Deux policiers enquêtent sur la mort d’un adolescent, dont le corps repêché dans le Rhône indique des marques de strangulation. En remontant la piste du meurtre, les enquêteurs réactualisent le temps des faits (la victime se prostituait) et reconstituent en creux l’idylle amoureuse que le jeune homme vivait avec une lycéenne, elle-même portée disparue. Par montage parallèle, les scènes d’investigations entrent en écho avec celles, pré-portem, du quotidien de la victime. Complices se vend comme thriller social de cette banlieue lyonnaise plombée par la grisaille, siège d’une traite des blancs paumés pour notables friqués. Heureusement, la tentation de la marge extrait rapidement le film d’un carcan trop directif. Un état des lieux du polar s’instaure assez tôt, dans un enchaînement initial de scènes types. Mais il ne s’agit pas non plus de jouer aux Cassandre du genre hexagonal, mais croire, comme Pénélope, dans l’espoir de retour d’une odyssée criminelle égarée outre-Atlantique. Ni surabondances de tocs Anglo-Saxons ni références précises, donc, juste une capacité à savoir faire la synthèse d’un héritage réglementé.

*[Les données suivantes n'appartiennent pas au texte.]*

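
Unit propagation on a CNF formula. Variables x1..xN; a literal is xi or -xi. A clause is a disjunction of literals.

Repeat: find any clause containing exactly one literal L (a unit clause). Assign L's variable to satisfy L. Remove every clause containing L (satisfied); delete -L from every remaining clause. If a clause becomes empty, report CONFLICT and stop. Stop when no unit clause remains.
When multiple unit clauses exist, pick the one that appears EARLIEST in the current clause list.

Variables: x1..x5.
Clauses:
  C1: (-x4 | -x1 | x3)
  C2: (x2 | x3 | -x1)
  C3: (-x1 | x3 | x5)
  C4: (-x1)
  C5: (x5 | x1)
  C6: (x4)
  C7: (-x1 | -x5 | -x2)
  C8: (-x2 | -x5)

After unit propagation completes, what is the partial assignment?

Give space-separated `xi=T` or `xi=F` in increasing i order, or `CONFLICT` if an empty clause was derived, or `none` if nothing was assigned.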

La fatalité, ressort par excellence de l’exercice, se voit ainsi doublée par ces incessants va-et-vient entre les deux couples. Leur excentricité esthétique (couleurs éclatantes du passé vs grisaille du présent = gadget essoré par les cops shows TV) est heureusement occultée par une idée annexe : le passage, sans aucune transition, d’un espace-temps à l’autre. C’est dans ces collures brutales que Frédéric Mermoud trouve le meilleur équilibre pour y apposer la modestie d’un style personnel. Preuve de sa vigueur narrative, le récit tragique ouvre constamment la voie vers le drame conjugal. Naissant comme ramification de l’intrigue principale, cette excroissance prend le pas sur le reste, jusqu’à noyer le whodunit dans une sorte d’indifférence générale. Prendre un genre comme prétexte peut souvent masquer l’hypocrisie à ne pas assumer un discours sous-jacent. Or, ici, tout est clair : l’enjeu est celui, certes pessimiste, d’une interférence sentimentale entre deux âges.

Le duo de policiers, projection détournée du couple maudit, marque par une attraction de chaque plan (excellente alliance de Melki et Devos, impeccables comme souvent). Mais ce désir ne sortira jamais du cocon de la suggestion. Ces experts, exhumeurs de l’engrenage fatal (la passion dévorante des jeunes amants) sont sujets d’une expérience : l’impossibilité de reproduire un schéma pour ceux qui tentent d’en décrypter les rouages pervers. Dommage que cette démarche ne parvienne à se hisser vers une conclusion à sa hauteur : Mermoud semble abandonner sa trouvaille pour revenir vers un certain conformisme scénaristique. La complicité du titre aurait pu être existentielle, elle ne sera qu’un twist littéral dans le dénouement. Mais ce premier long aura au moins suggéré un courage à savoir marcher dans des sentiers balisés (les états d’âmes des quadras, notamment) tout en se ménageant un attrait pour l’échappée buissonnière.